Tissue Histology and Immunofluorescence
For histological analysis, the rat pancreas was immobilized in 4% formalin followed by paraffin embedding. The specimen was cut into 4μm thick slices and stained with hematoxylin and eosin (H&E). The slices are then examined with an optical microscope. The pathological score was evaluated blind by two independent pathologists based on previously established scoring criteria.[14,15]

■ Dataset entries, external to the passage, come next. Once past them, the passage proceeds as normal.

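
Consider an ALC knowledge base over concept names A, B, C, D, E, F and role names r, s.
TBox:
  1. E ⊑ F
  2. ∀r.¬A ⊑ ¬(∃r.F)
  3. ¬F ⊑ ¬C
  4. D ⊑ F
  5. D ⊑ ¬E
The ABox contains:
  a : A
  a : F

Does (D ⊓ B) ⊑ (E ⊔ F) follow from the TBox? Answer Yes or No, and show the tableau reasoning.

Yes

1. (D ⊓ B) ⊑ (E ⊔ F)  ⇔  ((D ⊓ B) ⊓ (¬E ⊓ ¬F)) unsat w.r.t. T
   all branches close; clash {F, ¬F} at x₀
2. Hence (D ⊓ B) ⊑ (E ⊔ F): entailed.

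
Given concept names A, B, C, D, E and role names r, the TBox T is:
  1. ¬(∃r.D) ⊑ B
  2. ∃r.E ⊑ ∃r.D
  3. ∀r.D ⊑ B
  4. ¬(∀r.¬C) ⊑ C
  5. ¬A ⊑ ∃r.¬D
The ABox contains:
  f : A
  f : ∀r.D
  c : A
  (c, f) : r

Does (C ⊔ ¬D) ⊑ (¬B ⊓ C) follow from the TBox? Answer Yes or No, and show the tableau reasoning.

1. (C ⊔ ¬D) ⊑ (¬B ⊓ C)  ⇔  ((C ⊔ ¬D) ⊓ (B ⊔ ¬C)) unsat w.r.t. T
   open: L(x₀) ⊇ {A, B, C, ∀r.¬E}
2. Hence (C ⊔ ¬D) ⊑ (¬B ⊓ C): not entailed.

No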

The expressions of ACSL4, FTH1 and LC3 were determined by immunofluorescence analysis. The low-temperature sections (4 μm thick) were fixed with 4% paraformaldehyde fixative at room temperature for 20 minutes, and then washed in PBS 3 times for 3 minutes. The slices were then incubated with a blocking solution (normal goat serum) at room temperature for 20 minutes. Next, the slices were incubated overnight with rabbit anti-ACSL 4 (Proteintech), rabbit anti-FTH1 (Proteintech), and rabbit anti-LC3 (Proteintech) primary antibodies at 4 °C. The slices were washed three times with PBS for 3 minutes each time, and incubated with secondary antibodies at room temperature for another 1 hour. Then the slices were washed again with PBS, covered with a cover glass, and observed and photographed under a fluorescence microscope (Olympus, Tokyo, Japan).
Western Bolt Analysis
The expressions of SLC7A11, GPX 4, LC3, p62 and FTH1 in pancreatic tissues were detected by Western blot. Total protein was extracted from rat pancreas and quantified by BCA protein assay kit (Solarbio, Beijing, China). The extracted proteins were separated on a 10 or 15% sodium dodecyl sulphate-polyacrylamide gel and then transferred to a polyvinylidene fluoride (PVDF) membrane. Incubate the membrane overnight at 4 °C with the following primary antibodies: SLC7A11 (Proteintech), GPX 4 (Proteintech), LC3 (Proteintech), p62 (Proteintech), FTH 1 (Proteintech), GAPDH (Proteintech). Finally, the membrane was incubated with the corresponding secondary antibody at room temperature for 60 minutes, and the density of the blotted bands was measured using Image-Pro Plus 6.0 software (Media Cybernetics, Rockville, MD, USA).
Statistical analysis
2.3 Statistical analysis
The data were presented as means ± standard deviation (S.D.),analyzed and visualized using ggplot2 in R version 3.6.3. Kaplan-Meier analysis was used to assess the survival rate, and the survival curves were plotted by GraphPad Prism 6.0 (San Diego, CA, USA). Two groups were compared by Student’s t-test and multiple groups were compared by one-way analysis (ANOVA) of variance followed by Tukey’s post hoctest. P values < 0.05 were considered statistically significant.